In the past, I would have overridden myself.
Freaked out. Tried to force it or change it or cancel it.

And each time I’ve done that- it’s never worked out.
Each time I’ve doubted myself, listened to others and abandoned what I know to be true- I’ve seen the result that show it would have worked out better if I had just trusted & backed myself.

So this time, I didn’t force.
I didn’t over-control.
I didn’t collapse into fear.

I trusted myself enough to keep moving forward.

And the women who were meant to be there… were there.

And now I have more evidence to remind me of how important self trust is.

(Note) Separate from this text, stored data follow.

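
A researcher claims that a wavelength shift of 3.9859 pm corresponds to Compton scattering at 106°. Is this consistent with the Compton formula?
No, inconsistent

Calculate the expected shift for θ = 106°:

Δλ_expected = λ_C(1 - cos(106°))
Δλ_expected = 2.4263 × (1 - cos(106°))
Δλ_expected = 2.4263 × 1.2756
Δλ_expected = 3.0951 pm

Given shift: 3.9859 pm
Expected shift: 3.0951 pm
Difference: 0.8908 pm

The values do not match. The given shift corresponds to θ ≈ 130.0°, not 106°.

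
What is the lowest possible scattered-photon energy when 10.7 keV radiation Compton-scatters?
10.2699 keV (at θ = 180°)

The scattered photon has minimum energy when its wavelength is maximum, i.e., when the Compton shift Δλ = λ_C(1 − cos θ) is maximum. This occurs at θ = 180° (backscattering), giving Δλ_max = 2λ_C = 4.8526 pm.

Initial wavelength: λ₀ = hc/E₀ = 115.8731 pm
Maximum final wavelength: λ'_max = λ₀ + 2λ_C = 115.8731 + 4.8526 = 120.7257 pm
Minimum final energy: E'_min = hc/λ'_max = 10.2699 keV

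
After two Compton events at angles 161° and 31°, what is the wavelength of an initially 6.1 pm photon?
11.1670 pm

Apply Compton shift twice:

First scattering at θ₁ = 161°:
Δλ₁ = λ_C(1 - cos(161°))
Δλ₁ = 2.4263 × 1.9455
Δλ₁ = 4.7204 pm

After first scattering:
λ₁ = 6.1 + 4.7204 = 10.8204 pm

Second scattering at θ₂ = 31°:
Δλ₂ = λ_C(1 - cos(31°))
Δλ₂ = 2.4263 × 0.1428
Δλ₂ = 0.3466 pm

Final wavelength:
λ₂ = 10.8204 + 0.3466 = 11.1670 pm

Total shift: Δλ_total = 4.7204 + 0.3466 = 5.0670 pm

(Intermediate values are shown rounded; full precision is carried through to the final answer.)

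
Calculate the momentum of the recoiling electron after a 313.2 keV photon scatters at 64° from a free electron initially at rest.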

That’s also why I lead the way I do.

Not because I have all the answers.
But because I’ve lived the experience of overriding myself, not trusting myself, abandoning my instincts - and I know what changes when you finally stop doing that.

I also know how to build self trust, hold that and listen to myself.

This retreat reminded me of that again.
And honestly… that experience in itself is priceless.